R.L. Stine has a simple rule for writing for teenagers:
No messages, except that the ordinary teenagers faced with horrible things can use their own wits and imagination to survive, to triumph. That’s the only message that I ever put in. There’s a lot of real-world stuff that I don’t put in Goosebumps or Fear Street. In Goosebumps, no one ever dies. In Fear Street, you want to make sure that it’s a fantasy that’s not too real. There are no drugs in Fear Street. There’s no child abuse. There are hardly even divorced parents. Other teen horror writers have done a lot with teens with drugs and that kind of thing, but I don’t do it. My basic rule is they have to know it’s not real. That it’s fantasy.
He’s even had direct reader feedback when he tried a tragic and unhappy ending in a Fear Street book. The kids, as it turned out, didn’t appreciate the nuance. Teens get gray areas in real life. They don't want it in their stories.
As Stine recalls:
They want happy endings in these. I learned my lesson that time. The kids really turned against me. It was immediate. I got these letters. “Dear R.L. Stine, you moron. You idiot. How could you do that? When are you going to finish the story?” They just couldn’t accept it. I would do school visits, and that book haunted me. The hand would go up: “Why would you write that book? Why did you do that?” Maybe it’s changed, but I’m not going to try it!
Back to Basics
In college, I had one class that destroyed my ability to write like none other: Literary Theory.
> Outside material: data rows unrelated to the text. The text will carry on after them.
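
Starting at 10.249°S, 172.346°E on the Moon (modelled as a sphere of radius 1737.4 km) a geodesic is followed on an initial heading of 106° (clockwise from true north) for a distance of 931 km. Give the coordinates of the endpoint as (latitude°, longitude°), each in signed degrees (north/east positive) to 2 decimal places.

-16.95°, -156.78°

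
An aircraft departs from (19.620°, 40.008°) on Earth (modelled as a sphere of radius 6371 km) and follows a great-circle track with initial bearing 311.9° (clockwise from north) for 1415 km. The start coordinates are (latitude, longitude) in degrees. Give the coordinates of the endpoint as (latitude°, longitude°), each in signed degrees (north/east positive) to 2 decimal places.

Angular distance δ = d/R = 1415/6371 = 0.22210 rad; initial bearing θ = 5.4437 rad.
sin φ₂ = sin φ₁ cos δ + cos φ₁ sin δ cos θ = (0.3358)(0.9754) + (0.9419)(0.2203)(0.6678) = 0.4661, so φ₂ = 27.78°.
Δλ = atan2(sin θ sin δ cos φ₁, cos δ − sin φ₁ sin φ₂) = atan2(-0.1544, 0.8189) = -10.680°.
λ₂ = 40.008° − 10.680° = 29.33°.

27.78°, 29.33°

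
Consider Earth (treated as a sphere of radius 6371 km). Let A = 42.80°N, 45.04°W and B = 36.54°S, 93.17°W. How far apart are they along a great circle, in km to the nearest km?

10078 km

In radians: φ₁ = 0.7470, φ₂ = -0.6377, Δλ = -48.130° = -0.8400 rad.
Haversine: a = sin²(Δφ/2) + cos φ₁ cos φ₂ sin²(Δλ/2) = 0.4075 + (0.7337)(0.8034)(0.1663) = 0.50553.
Central angle c = 2·arcsin(√a) = 1.58186 rad.
Distance = R·c = 6371 × 1.5819 ≈ 10078 km.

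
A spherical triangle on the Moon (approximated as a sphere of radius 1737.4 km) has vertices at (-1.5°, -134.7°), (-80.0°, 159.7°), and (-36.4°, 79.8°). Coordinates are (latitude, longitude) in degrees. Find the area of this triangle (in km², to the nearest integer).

1934545 km²

Side lengths (central angles): a = 0.9161, b = 2.2752, c = 1.4732 rad; semiperimeter s = 2.3322.
By l'Huilier's theorem, tan(E/4) = √[tan(s/2) tan((s−a)/2) tan((s−b)/2) tan((s−c)/2)], giving spherical excess E = 0.6409 rad.
Area = E·R² = 0.6409 × (1737.4)² ≈ 1934545 km².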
In addition to traumatic events that are impossible to come back from like being introduced to Foucault or Derrida, the class shattered my prose style with an obsession over who is the narrator in any given scene. Once you start thinking about who is reading the story and who is writing the story, you’re anywhere but in the story.
The intellectualization of literature is the death of literature. Self-conscious plotting is dirt on the grave. Want to give people goosebumps when they think of reading again? Start having fun. Because if the writer isn’t having fun, the reader never will.
You bring up many good points here, but there is one more to add: If parents want their children to read and be more literate, then the parents themselves need to set an example. Children learn much more from watching what their parents do than from what their parents TELL them to do. I became a reader because my mother spent many hours ignoring the housework and reading, and she made it seem so pleasurable that I started reading, too. What troubles me is the high percentage of parents I see who are on their phones in the library while they're expecting their kids to pick out books, and the number of parents I see buried in their phones instead of chatting with their children when they're in a park or playground. You can't expect your children to acquire--and enjoy--language without that kind of modeling.
100% in agreement with Holly's views 🫡 Modeling reading habits is something we have to get back to: if the act of reading is framed as a school thing or a chore, not a regular part of a healthy life of the mind, then the battle's over before it's begun.
This piece had a ton of emotional resonance: Tolkien and Hergé and Brian Jacques were not only touchstones of childhood for me, but sites where my sense of myself and my world could expand in four-dimensional Technicolor. "A good book is an adventure into a world that is a lesson unto itself" was the standout insight - the best way into a person's head is through the heart.